Há uma silenciosa luta contra o "dobrar-se" que perdura séculos e afeta mulheres de todas as idades. O patriarcado insistentemente cala a expressão feminina em um discurso ancestral tão bem construído que encaramos como natural.

Houve um tempo em que tínhamos livros direcionados às meninas que ensinavam posturas sociais que iam do modo de falar até o ritual de tratamento do marido. Hoje, esse manual de boas maneiras femininas não circula por aí, mas as piadas e comportamentos de alguns machos deixam claro que ainda perduram hábitos do Século XIX entre nós. Há uma insistente tendência em colocar o feminino no lugar de subserviência.

Não é "mimimi" não, o Brasil é o 5º país em morte violentas de mulheres no mundo. Sim, machismo mata. A palavra feminicídio só surgiu nos anos 70 para diferenciar de homicídio as mortes em uma sociedade que naturaliza a violência de gênero tanto em piadas de boteco ou na culpabilidade da mulher vítima de estupro. Em se tratando de mulheres negras, os dados são assustadores: dois terços das mulheres assassinadas no Brasil são negras.

O machismo mora nos detalhes de uma simples conversa de bar quando um homem interrompe uma mulher e tenta explicar o que ela disse aos convivas desmerecendo o conhecimento da mulher.

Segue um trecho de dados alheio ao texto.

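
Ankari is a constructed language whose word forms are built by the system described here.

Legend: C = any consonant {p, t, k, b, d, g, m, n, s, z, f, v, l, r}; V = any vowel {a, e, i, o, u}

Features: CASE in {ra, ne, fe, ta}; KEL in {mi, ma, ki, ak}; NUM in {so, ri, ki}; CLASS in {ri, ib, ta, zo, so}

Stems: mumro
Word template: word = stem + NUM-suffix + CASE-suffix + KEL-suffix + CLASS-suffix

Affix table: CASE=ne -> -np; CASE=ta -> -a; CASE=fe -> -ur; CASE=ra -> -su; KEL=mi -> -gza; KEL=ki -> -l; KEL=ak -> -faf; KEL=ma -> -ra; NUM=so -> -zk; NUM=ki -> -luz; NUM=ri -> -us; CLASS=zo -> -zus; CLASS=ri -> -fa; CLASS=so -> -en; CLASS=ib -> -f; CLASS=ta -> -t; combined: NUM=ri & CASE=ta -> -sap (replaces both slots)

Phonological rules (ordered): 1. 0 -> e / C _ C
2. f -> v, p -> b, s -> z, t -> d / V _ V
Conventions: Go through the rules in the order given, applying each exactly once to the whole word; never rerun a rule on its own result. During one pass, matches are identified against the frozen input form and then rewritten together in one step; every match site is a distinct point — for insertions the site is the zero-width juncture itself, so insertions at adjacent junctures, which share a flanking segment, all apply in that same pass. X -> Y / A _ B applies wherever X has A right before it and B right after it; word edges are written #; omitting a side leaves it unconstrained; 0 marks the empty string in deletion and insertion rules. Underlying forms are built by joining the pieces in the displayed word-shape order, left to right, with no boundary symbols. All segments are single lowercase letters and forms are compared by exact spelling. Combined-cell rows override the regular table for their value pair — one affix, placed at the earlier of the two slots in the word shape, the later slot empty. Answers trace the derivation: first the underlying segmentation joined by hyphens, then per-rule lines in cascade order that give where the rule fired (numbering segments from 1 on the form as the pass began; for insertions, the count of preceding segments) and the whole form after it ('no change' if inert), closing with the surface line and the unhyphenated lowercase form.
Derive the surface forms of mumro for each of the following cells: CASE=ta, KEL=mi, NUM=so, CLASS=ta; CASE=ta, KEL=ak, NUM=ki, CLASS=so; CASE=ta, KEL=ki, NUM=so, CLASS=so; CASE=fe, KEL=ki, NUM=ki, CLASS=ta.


cell CASE=ta, KEL=mi, NUM=so, CLASS=ta:
underlying: mumro-zk-a-gza-t
1. 0 -> e / C _ C: inserts after position(s) 3, 6, 9: mumerozekagezat
2. f -> v, p -> b, s -> z, t -> d / V _ V: no change
surface: mumerozekagezat

cell CASE=ta, KEL=ak, NUM=ki, CLASS=so:
underlying: mumro-luz-a-faf-en
1. 0 -> e / C _ C: inserts after position(s) 3: mumeroluzafafen
2. f -> v, p -> b, s -> z, t -> d / V _ V: fires at position(s) 11, 13: mumeroluzavaven
surface: mumeroluzavaven

cell CASE=ta, KEL=ki, NUM=so, CLASS=so:
underlying: mumro-zk-a-l-en
1. 0 -> e / C _ C: inserts after position(s) 3, 6: mumerozekalen
2. f -> v, p -> b, s -> z, t -> d / V _ V: no change
surface: mumerozekalen

cell CASE=fe, KEL=ki, NUM=ki, CLASS=ta:
underlying: mumro-luz-ur-l-t
1. 0 -> e / C _ C: inserts after position(s) 3, 10, 11: mumeroluzurelet
2. f -> v, p -> b, s -> z, t -> d / V _ V: no change
surface: mumeroluzurelet


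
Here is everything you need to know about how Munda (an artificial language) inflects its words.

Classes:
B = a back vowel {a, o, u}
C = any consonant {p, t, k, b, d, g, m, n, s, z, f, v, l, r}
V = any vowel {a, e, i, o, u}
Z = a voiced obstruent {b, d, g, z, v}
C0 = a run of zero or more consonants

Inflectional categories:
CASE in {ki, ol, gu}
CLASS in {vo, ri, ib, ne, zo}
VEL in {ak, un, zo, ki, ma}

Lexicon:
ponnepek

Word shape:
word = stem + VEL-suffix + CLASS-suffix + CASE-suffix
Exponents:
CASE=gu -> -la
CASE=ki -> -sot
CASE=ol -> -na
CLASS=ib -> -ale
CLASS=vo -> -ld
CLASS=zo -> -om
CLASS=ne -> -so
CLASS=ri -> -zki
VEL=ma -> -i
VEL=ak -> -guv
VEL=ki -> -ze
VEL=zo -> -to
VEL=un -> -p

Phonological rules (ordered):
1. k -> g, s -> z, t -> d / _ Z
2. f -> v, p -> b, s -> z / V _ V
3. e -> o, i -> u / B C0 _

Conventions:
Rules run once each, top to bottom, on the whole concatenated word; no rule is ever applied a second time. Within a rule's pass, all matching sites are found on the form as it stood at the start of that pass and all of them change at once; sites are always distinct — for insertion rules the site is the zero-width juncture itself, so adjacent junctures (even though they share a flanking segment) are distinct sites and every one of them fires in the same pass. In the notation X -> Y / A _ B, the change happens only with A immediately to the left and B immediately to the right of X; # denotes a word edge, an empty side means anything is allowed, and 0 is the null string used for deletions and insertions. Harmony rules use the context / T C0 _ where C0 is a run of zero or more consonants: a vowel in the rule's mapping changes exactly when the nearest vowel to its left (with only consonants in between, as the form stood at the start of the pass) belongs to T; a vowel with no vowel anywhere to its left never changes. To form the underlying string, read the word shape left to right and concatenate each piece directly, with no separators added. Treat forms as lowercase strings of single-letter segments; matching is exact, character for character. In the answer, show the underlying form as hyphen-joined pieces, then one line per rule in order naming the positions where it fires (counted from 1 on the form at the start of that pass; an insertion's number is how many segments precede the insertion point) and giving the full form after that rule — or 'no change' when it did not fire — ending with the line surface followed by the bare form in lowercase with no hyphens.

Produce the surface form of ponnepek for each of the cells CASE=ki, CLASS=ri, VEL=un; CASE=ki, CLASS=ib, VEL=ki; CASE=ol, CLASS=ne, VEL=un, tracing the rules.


cell CASE=ki, CLASS=ri, VEL=un:
underlying: ponnepek-p-zki-sot
1. k -> g, s -> z, t -> d / _ Z: no change
2. f -> v, p -> b, s -> z / V _ V: fires at position(s) 6, 13: ponnebekpzkizot
3. e -> o, i -> u / B C0 _: fires at position(s) 5: ponnobekpzkizot
surface: ponnobekpzkizot

cell CASE=ki, CLASS=ib, VEL=ki:
underlying: ponnepek-ze-ale-sot
1. k -> g, s -> z, t -> d / _ Z: fires at position(s) 8: ponnepegzealesot
2. f -> v, p -> b, s -> z / V _ V: fires at position(s) 6, 14: ponnebegzealezot
3. e -> o, i -> u / B C0 _: fires at position(s) 5, 13: ponnobegzealozot
surface: ponnobegzealozot

cell CASE=ol, CLASS=ne, VEL=un:
underlying: ponnepek-p-so-na
1. k -> g, s -> z, t -> d / _ Z: no change
2. f -> v, p -> b, s -> z / V _ V: fires at position(s) 6: ponnebekpsona
3. e -> o, i -> u / B C0 _: fires at position(s) 5: ponnobekpsona
surface: ponnobekpsona


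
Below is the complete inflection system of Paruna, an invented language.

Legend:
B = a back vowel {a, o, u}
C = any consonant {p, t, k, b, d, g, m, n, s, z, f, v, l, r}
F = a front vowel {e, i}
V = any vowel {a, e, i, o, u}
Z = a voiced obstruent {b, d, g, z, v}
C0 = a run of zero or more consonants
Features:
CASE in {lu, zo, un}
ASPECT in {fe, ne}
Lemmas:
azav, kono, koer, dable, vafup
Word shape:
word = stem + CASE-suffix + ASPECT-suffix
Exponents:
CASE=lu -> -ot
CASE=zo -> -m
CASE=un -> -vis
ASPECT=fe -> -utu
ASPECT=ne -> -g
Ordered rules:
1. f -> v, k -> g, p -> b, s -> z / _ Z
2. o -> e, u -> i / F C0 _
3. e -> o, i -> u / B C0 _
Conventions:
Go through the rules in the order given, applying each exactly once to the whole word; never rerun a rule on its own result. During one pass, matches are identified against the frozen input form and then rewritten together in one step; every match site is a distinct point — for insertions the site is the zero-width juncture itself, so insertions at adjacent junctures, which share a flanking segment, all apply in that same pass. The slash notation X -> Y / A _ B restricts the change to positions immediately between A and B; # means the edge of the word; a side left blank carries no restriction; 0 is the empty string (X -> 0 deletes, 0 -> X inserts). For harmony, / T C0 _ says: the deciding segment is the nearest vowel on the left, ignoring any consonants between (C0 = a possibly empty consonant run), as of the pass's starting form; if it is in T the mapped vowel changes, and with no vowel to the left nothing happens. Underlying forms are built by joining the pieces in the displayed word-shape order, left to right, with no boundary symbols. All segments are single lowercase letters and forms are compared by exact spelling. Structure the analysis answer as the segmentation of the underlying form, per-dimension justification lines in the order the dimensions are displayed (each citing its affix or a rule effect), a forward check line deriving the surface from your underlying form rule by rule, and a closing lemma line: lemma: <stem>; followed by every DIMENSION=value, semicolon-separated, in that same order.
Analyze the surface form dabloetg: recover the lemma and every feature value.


underlying: dable-ot-g
CASE=lu - signalled by the affix -ot
ASPECT=ne - signalled by the affix -g
check: dableotg -> dableotg -> dableetg -> dabloetg
lemma: dable; CASE=lu; ASPECT=ne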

Meus pensamentos de hoje são sobre música e mulheres. Quantos de nós ouvimos ou cantamos versos machistas nas músicas sem qualquer estranhamento. Isso é só coisa de funk? Engano de quem pensa assim. Veja esse verso: Mulher que nega. Nega o que não é para negar. A gente pega, a gente entrega. Quem assina é Vinicius de Moraes, o poeta lembrado como romântico.

Em muitas músicas, antigas e atuais, o que vemos é muito sexismo e misoginia em vários tons de "amor" - uma verdadeira romantização da violência.

E quando se trata de mulheres musicistas e seu espaço na cena musical? Os homens são a maioria nas posições de poder nas gravadoras, estúdios, escolas de música, a maior parte dos produtores musicais e de eventos, jornalistas e críticos que decidem os nomes em evidência.

Se você duvida do que afirmo aqui, pergunte a uma - apenas a uma - amiga musicista e ela terá uma dúzia de histórias que envolvem acesso à cena dominantemente de homens. É histórico que essa dicotomia macho/fêmea hierarquiza. Felizmente as vozes abafadas começam a tomar seu lugar.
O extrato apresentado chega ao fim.